Thursday, March 20, 2008

We are not.......

Once upon a time when I was young, arrogant and judgemental there was a common theme in my thoughts. If I saw someone who appeared to be suffering the consequences of bad choices (mind you I had no real idea as to what their reality was) my initial thoughts were generally along the lines of "We are not those kind of people." Mmm...sounds somewhat familiar.

"The Pharisee stood up and prayed about himself: 'God, I thank you that I am not like other men—robbers, evildoers, adulterers — or even like this tax collector." (Luke 18:11)

I believed that doing the right thing would get the right results. It was a simple math equation.
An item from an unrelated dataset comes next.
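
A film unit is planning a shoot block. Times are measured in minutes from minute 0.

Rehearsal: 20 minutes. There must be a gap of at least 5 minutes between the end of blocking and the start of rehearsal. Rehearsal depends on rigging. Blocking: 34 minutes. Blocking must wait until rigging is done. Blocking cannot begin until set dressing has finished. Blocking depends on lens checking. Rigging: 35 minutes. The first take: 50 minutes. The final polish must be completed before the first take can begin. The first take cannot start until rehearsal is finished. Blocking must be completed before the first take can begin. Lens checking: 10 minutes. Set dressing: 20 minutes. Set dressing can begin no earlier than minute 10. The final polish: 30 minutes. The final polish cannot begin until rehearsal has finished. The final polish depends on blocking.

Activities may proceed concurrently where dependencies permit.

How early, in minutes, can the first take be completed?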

Here is what I learned:

It ain't necessarily so.

I remember the moment I had this epiphany. It was during the dark night of Matt's teen years. He'd made a bad decision and the consequences were harsh. We decided that he could spend the night at the detention center rather than bail him out. I was heartbroken, confused, scared and mad. Visiting hours were starting soon and people were beginning to file in...waiting for their chance to see their loved one. I sat there and thought to myself "I don't belong here with these kind of people." I pulled myself tighter into myself as though that were enough to draw a line of demarcation between "those people" and myself. The Holy Spirit spoke to me and removed the blinders from my eyes. I was at the county jail because my child was behind those bars. Me. I was "that kind of people". I was no different. I had a whole lot more in the way of material blessings than some of those waiting. I had more education. I had more of a support group. But I was there because someone I loved was in jail.

The ground at the foot of the cross is level. I would do well to remember that.